# anyone got $50,000 laying around?



## chitown (Apr 9, 2011)

:eek:

http://chicago.craigslist.org/chc/bik/2308277148.html


----------



## OldRider (Apr 9, 2011)

Chi, thats local to you, thus no shipping! For the guy with that kind of money that looks like a deal, a great investment and the turnaround would not take real long either. But alas the guy with that much funds is not me!


----------



## partsguy (Apr 9, 2011)

$50,000? I bet its more like $20,000-maybe. $50,000 better have a LOT of rare Schwinns and such. Just mind boggling to me to pay that much for simply what is shown.


----------



## Talewinds (Apr 9, 2011)

Looking at the pics..... I'm gonna need to see WAAAAYYYY more bikes than I see in the photos for $50k. Seller says "hundreds" of bikes, when it comes to bulk sales, regardless of what gem may be in the pile, bikes go for just a few dollars each. For $50k it needs to be a couple THOUSAND bikes.


----------



## prewarfan (Apr 9, 2011)

He did say pictures are just a sampling of what he has.
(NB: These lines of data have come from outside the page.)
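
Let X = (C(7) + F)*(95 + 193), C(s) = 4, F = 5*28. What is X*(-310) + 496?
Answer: -12855824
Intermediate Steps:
F = 140
X = 41472 (X = (4 + 140)*(95 + 193) = 144*288 = 41472)
X*(-310) + 496 = 41472*(-310) + 496 = -12856320 + 496 = -12855824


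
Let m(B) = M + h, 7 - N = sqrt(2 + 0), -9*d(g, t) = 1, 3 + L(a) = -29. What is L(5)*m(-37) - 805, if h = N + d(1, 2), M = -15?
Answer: -4909/9 + 32*sqrt(2) ≈ -500.19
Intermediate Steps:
L(a) = -32 (L(a) = -3 - 29 = -32)
d(g, t) = -1/9 (d(g, t) = -1/9*1 = -1/9)
N = 7 - sqrt(2) (N = 7 - sqrt(2 + 0) = 7 - sqrt(2) ≈ 5.5858)
h = 62/9 - sqrt(2) (h = (7 - sqrt(2)) - 1/9 = 62/9 - sqrt(2) ≈ 5.4747)
m(B) = -73/9 - sqrt(2) (m(B) = -15 + (62/9 - sqrt(2)) = -73/9 - sqrt(2))
L(5)*m(-37) - 805 = -32*(-73/9 - sqrt(2)) - 805 = (2336/9 + 32*sqrt(2)) - 805 = -4909/9 + 32*sqrt(2)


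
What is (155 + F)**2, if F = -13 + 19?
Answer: 25921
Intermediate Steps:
F = 6
(155 + F)**2 = (155 + 6)**2 = 161**2 = 25921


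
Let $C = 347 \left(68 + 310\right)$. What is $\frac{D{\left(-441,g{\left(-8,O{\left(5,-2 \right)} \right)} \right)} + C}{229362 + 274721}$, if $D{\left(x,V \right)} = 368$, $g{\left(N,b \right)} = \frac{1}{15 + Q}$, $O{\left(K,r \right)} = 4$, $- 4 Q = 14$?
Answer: $\frac{131534}{504083} \approx 0.26094$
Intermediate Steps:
$Q = - \frac{7}{2}$ ($Q = \left(- \frac{1}{4}\right) 14 = - \frac{7}{2} \approx -3.5$)
$g{\left(N,b \right)} = \frac{2}{23}$ ($g{\left(N,b \right)} = \frac{1}{15 - \frac{7}{2}} = \frac{1}{\frac{23}{2}} = \frac{2}{23}$)
$C = 131166$ ($C = 347 \cdot 378 = 131166$)
$\frac{D{\left(-441,g{\left(-8,O{\left(5,-2 \right)} \right)} \right)} + C}{229362 + 274721} = \frac{368 + 131166}{229362 + 274721} = \frac{131534}{504083}$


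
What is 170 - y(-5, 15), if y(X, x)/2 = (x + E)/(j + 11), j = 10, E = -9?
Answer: 1186/7 ≈ 169.43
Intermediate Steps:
y(X, x) = -6/7 + 2*x/21 (y(X, x) = 2*((x - 9)/(10 + 11)) = 2*((-9 + x)/21) = 2*((-9 + x)*(1/21)) = 2*(-3/7 + x/21) = -6/7 + 2*x/21)
170 - y(-5, 15) = 170 - (-6/7 + (2/21)*15) = 170 - (-6/7 + 10/7) = 170 - 1*4/7 = 170 - 4/7 = 1186/7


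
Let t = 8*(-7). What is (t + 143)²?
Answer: 7569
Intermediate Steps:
t = -56
(t + 143)² = (-56 + 143)² = 87² = 7569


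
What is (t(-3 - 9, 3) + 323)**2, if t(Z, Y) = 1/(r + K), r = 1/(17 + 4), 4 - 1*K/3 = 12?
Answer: 26389352704/253009 ≈ 1.0430e+5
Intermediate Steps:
K = -24 (K = 12 - 3*12 = 12 - 36 = -24)
r = 1/21 ≈ 0.047619
t(Z, Y) = -21/503 (t(Z, Y) = 1/(1/21 - 24) = 1/(-503/21) = -21/503)
(t(-3 - 9, 3) + 323)**2 = (-21/503 + 323)**2 = (162448/503)**2 = 26389352704/253009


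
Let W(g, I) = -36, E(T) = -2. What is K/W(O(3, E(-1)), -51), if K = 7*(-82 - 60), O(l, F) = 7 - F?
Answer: 497/18 ≈ 27.611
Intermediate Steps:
K = -994 (K = 7*(-142) = -994)
K/W(O(3, E(-1)), -51) = -994/(-36) = -994*(-1/36) = 497/18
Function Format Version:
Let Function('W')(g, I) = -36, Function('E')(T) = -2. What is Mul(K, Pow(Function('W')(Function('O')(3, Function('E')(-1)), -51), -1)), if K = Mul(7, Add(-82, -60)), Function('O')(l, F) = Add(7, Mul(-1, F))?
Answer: Rational(497, 18) ≈ 27.611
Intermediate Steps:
K = -994 (K = Mul(7, -142) = -994)
Mul(K, Pow(Function('W')(Function('O')(3, Function('E')(-1)), -51), -1)) = Mul(-994, Pow(-36, -1)) = Mul(-994, Rational(-1, 36)) = Rational(497, 18)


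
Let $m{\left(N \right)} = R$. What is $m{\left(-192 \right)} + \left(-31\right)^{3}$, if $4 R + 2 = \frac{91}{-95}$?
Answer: $- \frac{11320861}{380} \approx -29792.0$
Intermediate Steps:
$R = - \frac{281}{380}$ ($R = - \frac{1}{2} + \frac{91 \frac{1}{-95}}{4} = - \frac{1}{2} + \frac{91 \left(- \frac{1}{95}\right)}{4} = - \frac{1}{2} + \frac{1}{4} \left(- \frac{91}{95}\right) = - \frac{1}{2} - \frac{91}{380} = - \frac{281}{380} \approx -0.73947$)
$m{\left(N \right)} = - \frac{281}{380}$
$m{\left(-192 \right)} + \left(-31\right)^{3} = - \frac{281}{380} + \left(-31\right)^{3} = - \frac{281}{380} - 29791 = - \frac{11320861}{380}$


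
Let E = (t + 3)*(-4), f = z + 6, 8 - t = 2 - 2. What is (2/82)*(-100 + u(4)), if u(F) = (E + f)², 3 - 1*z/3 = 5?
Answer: 1836/41 ≈ 44.781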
Not saying it is worth 50 grand, but you never know.


----------



## ozzmonaut (Apr 9, 2011)

It would take so long to get the money. You are talking years of cleaning,detailing, and posting ads to sell. Identifying and labeling bikes and parts. Trying to match all of the mismatched stuff. I'm not saying the collection isn't worth that, but anybody with 50K sitting in the bank probably doesn't feel like putting that kind of effort into it.


----------



## bairdco (Apr 10, 2011)

this guy's a little more reasonable:

http://orangecounty.craigslist.org/bik/2316033955.html


----------



## ozzmonaut (Apr 11, 2011)

bairdco said:


> this guy's a little more reasonable:
> 
> http://orangecounty.craigslist.org/bik/2316033955.html



He should register here. A lot of that stuff would sell fast if he could ship.


----------



## slick (Apr 11, 2011)

That $50k lot better have at least a dozen of high dollar bikes to be worth anything. I didn't see anything over a $200 bike in there?


----------